Dr. Eric Hamlett of the Department of Pathology and Laboratory Medicine at MUSC 
Dr. Eric Hamlett

A. (Fan) This paper highlights the immune response and inflammation in AD development. We recently discovered that a transcription factor named Fli-1 plays a critical role in AD development and that it may be a therapeutic target for AD. If we suppress Fli-1, we can dramatically suppress inflammation levels. The focus of my research will be on limiting neural inflammation and trying to develop a treatment strategy for AD.

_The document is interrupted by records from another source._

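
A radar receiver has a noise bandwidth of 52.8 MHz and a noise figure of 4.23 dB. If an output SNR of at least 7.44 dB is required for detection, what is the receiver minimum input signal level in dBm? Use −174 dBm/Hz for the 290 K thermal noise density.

−85.1 dBm

Sensitivity = −174 + 10 log₁₀(B) + NF + SNR_min
= −174 + 77.23 + 4.23 + 7.44
= −85.10 dBm → −85.1 dBm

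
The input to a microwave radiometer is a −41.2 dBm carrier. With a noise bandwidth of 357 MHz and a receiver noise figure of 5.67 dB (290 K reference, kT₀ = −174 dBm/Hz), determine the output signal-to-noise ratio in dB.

Noise floor: N = −174 + 10 log₁₀(B) + NF
10 log₁₀(3.57×10⁸) = 85.53 dB
N = −174 + 85.53 + 5.67 = −82.80 dBm
SNR = P_sig − N = −41.2 − (−82.80) = 41.60 dB → 41.6 dB

41.6 dB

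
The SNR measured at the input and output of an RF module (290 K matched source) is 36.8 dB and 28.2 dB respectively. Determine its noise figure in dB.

8.6 dB

NF (dB) = SNR_in(dB) − SNR_out(dB) when the source is at T₀
NF = 36.8 − 28.2 = 8.6 dB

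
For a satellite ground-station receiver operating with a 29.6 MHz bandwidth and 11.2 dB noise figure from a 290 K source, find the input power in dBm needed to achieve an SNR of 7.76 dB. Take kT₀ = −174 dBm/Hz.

Sensitivity = −174 + 10 log₁₀(B) + NF + SNR_min
= −174 + 74.71 + 11.2 + 7.76
= −80.33 dBm → −80.3 dBm

−80.3 dBm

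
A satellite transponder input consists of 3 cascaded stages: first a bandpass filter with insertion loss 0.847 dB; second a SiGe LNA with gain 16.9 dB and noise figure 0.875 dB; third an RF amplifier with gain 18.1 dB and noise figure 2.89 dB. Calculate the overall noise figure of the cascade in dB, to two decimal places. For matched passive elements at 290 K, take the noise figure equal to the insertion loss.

Convert to linear (a loss of L dB is a gain of −L dB): F_i = 10^(NF_i/10), G_i = 10^(G_i,dB/10)
  Stage 1: F_1 = 10^(0.847/10) = 1.215, G_1 = 10^(−0.847/10) = 0.8228
  Stage 2: F_2 = 10^(0.875/10) = 1.223, G_2 = 10^(16.9/10) = 48.98
  Stage 3: F_3 = 10^(2.89/10) = 1.945, G_3 = 10^(18.1/10) = 64.57
Friis cascade:
  F = 1.215 + (1.223 − 1)/0.8228 + (1.945 − 1)/40.30 = 1.510
NF = 10 log₁₀(1.510) = 1.79 dB

1.79 dB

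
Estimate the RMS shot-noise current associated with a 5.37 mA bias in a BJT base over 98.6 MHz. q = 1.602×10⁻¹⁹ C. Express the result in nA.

412 nA

I_n = √(2qI·B)
2qI·B = 2 × 1.602×10⁻¹⁹ × 5.37×10⁻³ × 9.86×10⁷ = 1.70×10⁻¹³ A²
I_n = √(1.70×10⁻¹³) = 4.12×10⁻⁷ A = 412 nA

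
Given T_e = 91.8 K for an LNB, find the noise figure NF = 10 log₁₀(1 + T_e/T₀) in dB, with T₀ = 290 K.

1.19 dB

F = 1 + T_e/T₀ = 1 + 91.8/290 = 1.31655
NF = 10 log₁₀(1.31655) = 1.19 dB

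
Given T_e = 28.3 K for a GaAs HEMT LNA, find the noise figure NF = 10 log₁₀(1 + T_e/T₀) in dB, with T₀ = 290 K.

0.404 dB

F = 1 + T_e/T₀ = 1 + 28.3/290 = 1.09759
NF = 10 log₁₀(1.09759) = 0.404 dB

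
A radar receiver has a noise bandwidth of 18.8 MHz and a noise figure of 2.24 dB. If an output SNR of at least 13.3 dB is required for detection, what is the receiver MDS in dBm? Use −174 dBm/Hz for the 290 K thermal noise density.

Sensitivity = −174 + 10 log₁₀(B) + NF + SNR_min
= −174 + 72.74 + 2.24 + 13.3
= −85.72 dBm → −85.7 dBm

−85.7 dBm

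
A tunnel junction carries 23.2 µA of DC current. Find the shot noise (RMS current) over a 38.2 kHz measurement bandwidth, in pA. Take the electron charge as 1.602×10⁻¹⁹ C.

I_n = √(2qI·B)
2qI·B = 2 × 1.602×10⁻¹⁹ × 2.32×10⁻⁵ × 3.82×10⁴ = 2.84×10⁻¹⁹ A²
I_n = √(2.84×10⁻¹⁹) = 5.33×10⁻¹⁰ A = 533 pA

533 pA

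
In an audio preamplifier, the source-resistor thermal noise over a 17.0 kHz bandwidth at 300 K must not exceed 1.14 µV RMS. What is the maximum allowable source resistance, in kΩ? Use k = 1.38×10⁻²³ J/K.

4.62 kΩ

Johnson–Nyquist: V_n = √(4kTRB) ⇒ R = V_n² / (4kTB)
4kTB = 4 × 1.38×10⁻²³ × 300 × 1.70×10⁴ = 2.82×10⁻¹⁶
R = (1.14×10⁻⁶)² / 2.82×10⁻¹⁶ = 4.62×10³ Ω = 4.62 kΩ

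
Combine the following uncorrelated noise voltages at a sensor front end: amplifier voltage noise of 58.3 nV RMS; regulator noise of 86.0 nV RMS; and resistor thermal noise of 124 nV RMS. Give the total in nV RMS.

162 nV

Uncorrelated sources add in power (mean-square): V_tot = √(ΣV_i²)
V_tot = √[(5.83×10⁻⁸)² + (8.60×10⁻⁸)² + (1.24×10⁻⁷)²] = 1.62×10⁻⁷ V = 162 nV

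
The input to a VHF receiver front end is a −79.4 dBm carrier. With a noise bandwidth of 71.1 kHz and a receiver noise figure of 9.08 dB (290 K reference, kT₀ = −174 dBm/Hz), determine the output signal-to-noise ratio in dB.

37.0 dB

Noise floor: N = −174 + 10 log₁₀(B) + NF
10 log₁₀(7.11×10⁴) = 48.52 dB
N = −174 + 48.52 + 9.08 = −116.40 dBm
SNR = P_sig − N = −79.4 − (−116.40) = 37.00 dB → 37.0 dB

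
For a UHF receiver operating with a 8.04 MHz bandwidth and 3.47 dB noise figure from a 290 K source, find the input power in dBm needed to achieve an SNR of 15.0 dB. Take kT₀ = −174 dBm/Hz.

Sensitivity = −174 + 10 log₁₀(B) + NF + SNR_min
= −174 + 69.05 + 3.47 + 15.0
= −86.48 dBm → −86.5 dBm

−86.5 dBm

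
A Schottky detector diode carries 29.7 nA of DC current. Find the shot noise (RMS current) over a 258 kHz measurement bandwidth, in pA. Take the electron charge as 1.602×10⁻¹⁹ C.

49.5 pA

I_n = √(2qI·B)
2qI·B = 2 × 1.602×10⁻¹⁹ × 2.97×10⁻⁸ × 2.58×10⁵ = 2.46×10⁻²¹ A²
I_n = √(2.46×10⁻²¹) = 4.95×10⁻¹¹ A = 49.5 pA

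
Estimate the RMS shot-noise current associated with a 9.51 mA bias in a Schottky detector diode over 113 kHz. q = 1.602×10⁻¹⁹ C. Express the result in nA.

I_n = √(2qI·B)
2qI·B = 2 × 1.602×10⁻¹⁹ × 9.51×10⁻³ × 1.13×10⁵ = 3.44×10⁻¹⁶ A²
I_n = √(3.44×10⁻¹⁶) = 1.86×10⁻⁸ A = 18.6 nA

18.6 nA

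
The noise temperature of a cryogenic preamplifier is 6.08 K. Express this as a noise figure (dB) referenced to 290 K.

0.090 dB

F = 1 + T_e/T₀ = 1 + 6.08/290 = 1.02097
NF = 10 log₁₀(1.02097) = 0.090 dB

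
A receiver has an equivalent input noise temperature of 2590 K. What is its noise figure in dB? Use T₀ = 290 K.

9.97 dB

F = 1 + T_e/T₀ = 1 + 2590/290 = 9.93103
NF = 10 log₁₀(9.93103) = 9.97 dB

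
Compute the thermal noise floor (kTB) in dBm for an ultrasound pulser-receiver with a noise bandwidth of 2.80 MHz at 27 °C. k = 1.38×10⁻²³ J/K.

−109.4 dBm

T = 27 °C + 273.15 = 300.15 K
P_n = kTB = 1.38×10⁻²³ × 300.15 × 2.80×10⁶ = 1.16×10⁻¹⁴ W
In dBm: 10 log₁₀(1.16×10⁻¹⁴ / 10⁻³) = −109.4 dBm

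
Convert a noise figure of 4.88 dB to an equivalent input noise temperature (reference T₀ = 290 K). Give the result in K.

602 K

F = 10^(4.88/10) = 3.0761
T_e = (F − 1)·T₀ = (3.0761 − 1) × 290 = 602 K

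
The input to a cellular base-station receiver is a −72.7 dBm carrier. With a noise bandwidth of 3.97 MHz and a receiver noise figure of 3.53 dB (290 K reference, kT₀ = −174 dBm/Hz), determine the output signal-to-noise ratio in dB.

Noise floor: N = −174 + 10 log₁₀(B) + NF
10 log₁₀(3.97×10⁶) = 65.99 dB
N = −174 + 65.99 + 3.53 = −104.48 dBm
SNR = P_sig − N = −72.7 − (−104.48) = 31.78 dB → 31.8 dB

31.8 dB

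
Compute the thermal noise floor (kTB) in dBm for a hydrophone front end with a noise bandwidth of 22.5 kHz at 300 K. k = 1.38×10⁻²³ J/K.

P_n = kTB = 1.38×10⁻²³ × 300 × 2.25×10⁴ = 9.31×10⁻¹⁷ W
In dBm: 10 log₁₀(9.31×10⁻¹⁷ / 10⁻³) = −130.3 dBm

−130.3 dBm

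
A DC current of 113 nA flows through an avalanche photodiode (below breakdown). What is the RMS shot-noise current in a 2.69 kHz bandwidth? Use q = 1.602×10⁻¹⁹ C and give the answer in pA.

9.87 pA

I_n = √(2qI·B)
2qI·B = 2 × 1.602×10⁻¹⁹ × 1.13×10⁻⁷ × 2.69×10³ = 9.74×10⁻²³ A²
I_n = √(9.74×10⁻²³) = 9.87×10⁻¹² A = 9.87 pA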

Q. What do you think is the most important takeaway from this research?

A. (Carroll) I think the most important takeaway is that AD is a lot more complicated than we realized. However, an understanding of it is within our grasp, and these findings provide much-needed clarity as to who the players are and what the critical pathways are that are involved in this disease. This is going to give us a very strong foundation for a lot of hypothesis-driven studies moving forward that are going to clarify what’s causing the disease and how we can intervene to treat it.

Q. How might the study’s findings of a genetic basis for AD be misinterpreted by the public? Do you have words of caution to offer?

A. (Hamlett) If you read this paper, you may come from it and think “Oh my goodness, my dad or my brother has got Alzheimer’s. I’m going to get it now.” That’s not the case. Lifestyle also matters. This study does not address your risk for AD if you're eating a good diet or you have a healthy lifestyle. There’s no way to understand accurately how each of these mutations interfaces with lifestyle, and that’s the part that’s missing. The discovery of genetic fingerprints can be awfully scary. But what do we do about that? We continue to maintain a good lifestyle until researchers can find drug targets using this new information to decrease our chance of getting AD.